What’s best about Illyria (by some distance) is Pete Mills’ book, a nimble distillation of Shakespeare’s dreamy love-triangle farce Twelfth Night. If occasionally a bit glib, the lyrics are enviably clever (these examples are typical rather than cherry-picked): “Woman—a frail vessel/A mortar lacking pestle” or “Once I was pale and unassailable/Under a veil and unavailable.” Lines like this are the show’s nearest approach to the play’s elegant magic, its once-upon-a-time bittersweetness seasoned with a pinch of bawdiness.

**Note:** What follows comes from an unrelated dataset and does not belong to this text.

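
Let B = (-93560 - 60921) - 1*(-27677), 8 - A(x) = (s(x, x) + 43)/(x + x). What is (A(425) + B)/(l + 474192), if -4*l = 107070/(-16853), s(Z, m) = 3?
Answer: -1816359815038/6792846861975 ≈ -0.26739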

The cast of Taproot’s production, directed by Karen Lund, provides a bit of this magic too: Mark Tyler Miller as Orsino brings out the romance in his adorably clueless narcissism, and Daniel Stoltenberg adds some pathos to the put-upon Malvolio, deftly played midway between Sheldon Cooper and Niles Crane. What almost never does is Mills’ lite-pop score; there are mere hints of it in the opening number and in “Patience,” a moody Act 1 song for Viola (Helen Harvester). What bothered me about the music was not its style, bland as it was, but its complacency; I yearned for it to aim higher. I get the impression, from Illyria (first produced in 2002) and a few other recent shows, that writing a musical anymore is seen as a matter of first mastering a very specific and rigidly limited musical idiom, taking care to scrub it clean of personal idiosyncrasy, and then applying it to any project that comes along. Shouldn’t a unique sound-world be part of a composer’s overall vision for a show? And doesn’t he have some responsibility to at least attempt to live up to his source material, rather than just use it as a variable plugged into a formula?